L'autre fois encore, la voyant cadrer l'ordinaire gâteau au chocolat contrastant -il est vrai- joliment sur l'assiette blanche, je me suis demandée si ce cliché appartenait à une collection. Après tout, pourquoi pas : une série "gâteaux au chocolat" ou un travail sur le noir et blanc ou alors une habitude de photographier TOUT ce qu'elle mange.
Je le consigne bien dans un carnet, moi.

Et puis, ce midi, en posant les éléments de mon repas coloré sur ma table à thé laquée, je me suis dit que photographier nos assiettes, c'est un peu nous inscrire dans la tradition de la "nature morte au compotier" tellement pratiquée par les peintres, des Flamants à Picasso en passant par Cézanne ou Braque...
Gâteau, fruits, sobas, mochis, crème blanche...
Tout est aussi "nature morte" que la vraie nature morte.

11.1.09

l'heure anglaise (4)

Plus je lis le Journal de Virginia Woolf, plus je me demande si j'aurais aimé boire le thé avec elle... Qu'aurait-elle écrit de mes vêtements ou de ma conversation dans ses pages ???

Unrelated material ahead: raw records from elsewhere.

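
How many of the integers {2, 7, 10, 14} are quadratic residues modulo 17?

1

(2/17) = +1 → QR.
(7/17) = -1 → non-residue.
(10/17) = -1 → non-residue.
(14/17) = -1 → non-residue.
Total quadratic residues among the 4: 1.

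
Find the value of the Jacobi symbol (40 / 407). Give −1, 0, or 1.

Pull out 2^3: since 407 ≡ 7 (mod 8), (2/407) = +1, so (2/407)^3 = +1.
Reciprocity: 5 ≡ 1 and 407 ≡ 3 (mod 4), so (5/407) = +(407/5).
Reduce top mod 5: now compute (2/5).
Pull out 2: since 5 ≡ 5 (mod 8), (2/5) = -1.
Reached (1/5) = 1. Collecting the sign flips along the way, the symbol is -1.

-1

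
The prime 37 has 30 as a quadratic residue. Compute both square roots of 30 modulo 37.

37 ≡ 1 (mod 4), so we find a root by search.
Trying successive values, 17² = 289 ≡ 30 (mod 37). The other root is 37 − 17 = 20.

17, 20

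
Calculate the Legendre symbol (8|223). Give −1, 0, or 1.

Pull out 2^3: since 223 ≡ 7 (mod 8), (2/223) = +1, so (2/223)^3 = +1.
Reached (1/223) = 1. Collecting the sign flips along the way, the symbol is +1.

1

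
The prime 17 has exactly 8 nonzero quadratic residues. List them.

1,2,4,8,9,13,15,16

Square k = 1,…,8 (k and 17−k give the same square):
1²=1, 2²=4, 3²=9, 4²=16, 5²≡8, 6²≡2, 7²≡15, 8²≡13 (mod 17).
So the quadratic residues mod 17 are {1, 2, 4, 8, 9, 13, 15, 16}.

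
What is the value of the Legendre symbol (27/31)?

-1

Reciprocity: 27 ≡ 3 and 31 ≡ 3 (mod 4), so (27/31) = −(31/27).
Reduce top mod 27: now compute (4/27).
Pull out 2^2: since 27 ≡ 3 (mod 8), (2/27) = -1, so (2/27)^2 = +1.
Reached (1/27) = 1. Collecting the sign flips along the way, the symbol is -1.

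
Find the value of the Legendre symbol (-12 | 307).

First reduce: -12 ≡ 295 (mod 307).
Reciprocity: 295 ≡ 3 and 307 ≡ 3 (mod 4), so (295/307) = −(307/295).
Reduce top mod 295: now compute (12/295).
Pull out 2^2: since 295 ≡ 7 (mod 8), (2/295) = +1, so (2/295)^2 = +1.
Reciprocity: 3 ≡ 3 and 295 ≡ 3 (mod 4), so (3/295) = −(295/3).
Reduce top mod 3: now compute (1/3).
Reached (1/3) = 1. Collecting the sign flips along the way, the symbol is +1.

1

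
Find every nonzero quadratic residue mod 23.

Square k = 1,…,11 (k and 23−k give the same square):
1²=1, 2²=4, 3²=9, 4²=16, 5²≡2, 6²≡13, 7²≡3, 8²≡18, 9²≡12, 10²≡8, 11²≡6 (mod 23).
So the quadratic residues mod 23 are {1, 2, 3, 4, 6, 8, 9, 12, 13, 16, 18}.

1,2,3,4,6,8,9,12,13,16,18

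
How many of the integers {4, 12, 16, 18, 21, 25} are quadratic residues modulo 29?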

Après le réveil au lait de soja et à l'heure anglaise, j'ai quitté Virginia pour un thé fumé et un gâteau à la banane et à la purée d'amande au soleil.

Plus tard, il y a eu des considérations vestimentaires -justement- mais aussi littéraires, une conversation longue à peine entrecoupée d'un voyage en train, de trouvailles dans les poubelles (deux tables à thé en laque orangée) et d'une sieste, la tête entre les bras.
L'heure du thé peut se prolonger toute la journée le dimanche. Et de manière plus douce que pour Virginia.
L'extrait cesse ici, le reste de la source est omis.